Yeah. No, this is why military bases love PTZs and live monitor them, right? It's because they need to physically enhance, they need to get as much detail as possible.

Gil Illescas:

But key term right there is live monitor.

Speaker 2:

Well 100%. And that's exactly right. And that's I think a good transition to, we now are in the understanding that this enhance myth that lives in this industry has been busted. It doesn't actually exist. It's totally fake. You can only do so much with the footage that you have and you'll only ever have the max resolution that you recorded in. Right?

Gil Illescas:

Right.

Speaker 2:

So what's best practice? How do we recommend getting the best possible image that you can get out of security cameras?

Gil Illescas:

Recording in the highest resolution that you can afford and having good coverage, field of view. Those are my two. What are yours, James?

James Campbell:

I think exactly what you're saying, even understanding the capability of the camera.
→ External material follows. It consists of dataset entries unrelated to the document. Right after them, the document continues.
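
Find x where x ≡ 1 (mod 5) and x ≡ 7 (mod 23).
76

Using Chinese Remainder Theorem:
M = 5 × 23 = 115
M1 = 23, M2 = 5
y1 = 23^(-1) mod 5 = 2
y2 = 5^(-1) mod 23 = 14
x = (1×23×2 + 7×5×14) mod 115 = 76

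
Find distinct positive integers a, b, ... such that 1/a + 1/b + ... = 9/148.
1/17 + 1/504 + 1/317016

Greedy algorithm:
9/148: ceiling(148/9) = 17, use 1/17
5/2516: ceiling(2516/5) = 504, use 1/504
1/317016: ceiling(317016/1) = 317016, use 1/317016
Result: 9/148 = 1/17 + 1/504 + 1/317016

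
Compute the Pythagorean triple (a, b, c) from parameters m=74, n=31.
(4515, 4588, 6437)

Euclid's formula: a = m² - n², b = 2mn, c = m² + n²
m = 74, n = 31
a = 74² - 31² = 5476 - 961 = 4515
b = 2 × 74 × 31 = 4588
c = 74² + 31² = 5476 + 961 = 6437
Verification: 4515² + 4588² = 20385225 + 21049744 = 41434969 = 6437² ✓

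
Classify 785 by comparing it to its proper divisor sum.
deficient

Proper divisors of 785: sum = 1 + 5 + 157 = 163
Since 163 < 785, 785 is deficient.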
So if you're shopping for a camera and you see that this one's two megapixel, this one's four megapixel, this one's eight, what does that mean? Just looking, if you're talking to somebody, ask what does that mean in the real world? What does that mean for being able to see a person? We have on our website images from right off the camera where you can specifically compare and contrast somebody at 50 feet. Here's one at 1080p, here's one at four megapixel, here's one at 4k. And understand that whatever capability you have there is not going to be enhanced after the fact. So plan ahead of time to make sure that if you're worried about somebody being 50 feet away, that you go with a higher resolution camera so that way when somebody is 50 feet from the building, you know you're going to be able to get them reliably. That's the big thing is planning it out, making sure that you have the right equipment the first time and so you're not in the situation where you have a bad piece of footage and you're desperately trying to get any detail out of it and it's just not there.

Gil Illescas:

Right. Correct. Couldn't have said it better myself.

Speaker 2:

Yeah. High resolution, the right coverage. Absolutely. Any final thoughts on this myth?

Gil Illescas:

Oh, when all else fails, just start blasting away at the keyboard.

James Campbell:

Yeah.

Gil Illescas:

That always works.

Speaker 2:

Yes. And say some type of fancy machinery, like the A6 or whatever.

James Campbell:

Yeah. You got to get that server. And that's the other thing with those episodes, there's always some kind of delay with getting the server. They're like, "Got to get this from across the country. It's such a unique piece of hardware, we got to send it over there," and increase the drama in the episode. So make sure you know where your enhancement machine is at all times is my final thoughts. But my real final thoughts is exactly what I just said before. Plan ahead.

Gil Illescas:

Plan ahead. Yup.

Speaker 2:

Plan ahead. Absolutely. Well that's awesome. So that's it. That'll wrap up our first episode of Security Myth Busting. Thanks so much for joining us, we really appreciate it. There will be additional links to some additional resources regarding resolution and zooming and all that stuff down in the description below. So be sure to check those out. And feel free to leave any comments if you have any thoughts. Really appreciate it.

Gil Illescas:

Love to hear it.

Speaker 2:

Thanks so much and be sure to tune into the next episode.